Now, use the example above to speed up the scale-up requirements. Note that in 500-gallon batches you will
need to manufacture this material. If you think you'll need 250 tank turnovers to achieve your system goals
(instead of 10, which is really all you want), then you'll pick a top-entry, batch HSM emulsifier that will process
125,000 gallons over an appropriate period of time through its rotor / stator generator. We expect a 30-hp unit
with a 7-in.-dia, based on experience.

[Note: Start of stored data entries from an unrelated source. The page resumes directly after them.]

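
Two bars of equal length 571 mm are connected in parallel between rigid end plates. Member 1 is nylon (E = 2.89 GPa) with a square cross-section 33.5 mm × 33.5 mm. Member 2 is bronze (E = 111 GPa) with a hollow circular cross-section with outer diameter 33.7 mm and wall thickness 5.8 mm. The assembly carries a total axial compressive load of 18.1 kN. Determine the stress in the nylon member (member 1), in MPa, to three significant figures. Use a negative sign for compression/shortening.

A_1 = 1122 mm².
A_2 = 508.4 mm².
Equal strain + equilibrium ⇒ each member carries load in proportion to AE: A₁E₁ = 3243000 N, A₂E₂ = 56430000 N, ΣAE = 59670000 N.
σ₁ = P·E₁/ΣAE = -18100·2890/59670000 = -0.8766 MPa.

-0.877 MPa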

The rotor pumps approximately 500 gal / min. Therefore, it will take 250
minutes (4 hours, 10 minutes) for our 250 tank turnovers (125,000 gallons). Both ventures have a capacity of
approximately two lots per8-hour period, or 10 per week of one shift. If we had better understood at the
laboratory level that the system target was accomplished in just 12 seconds (10 turnovers), we might have
estimated that the same production unit would complete the task in about 10 minutes. Such ventures require
about 240 lots a week-an improvement of 230 lots a week.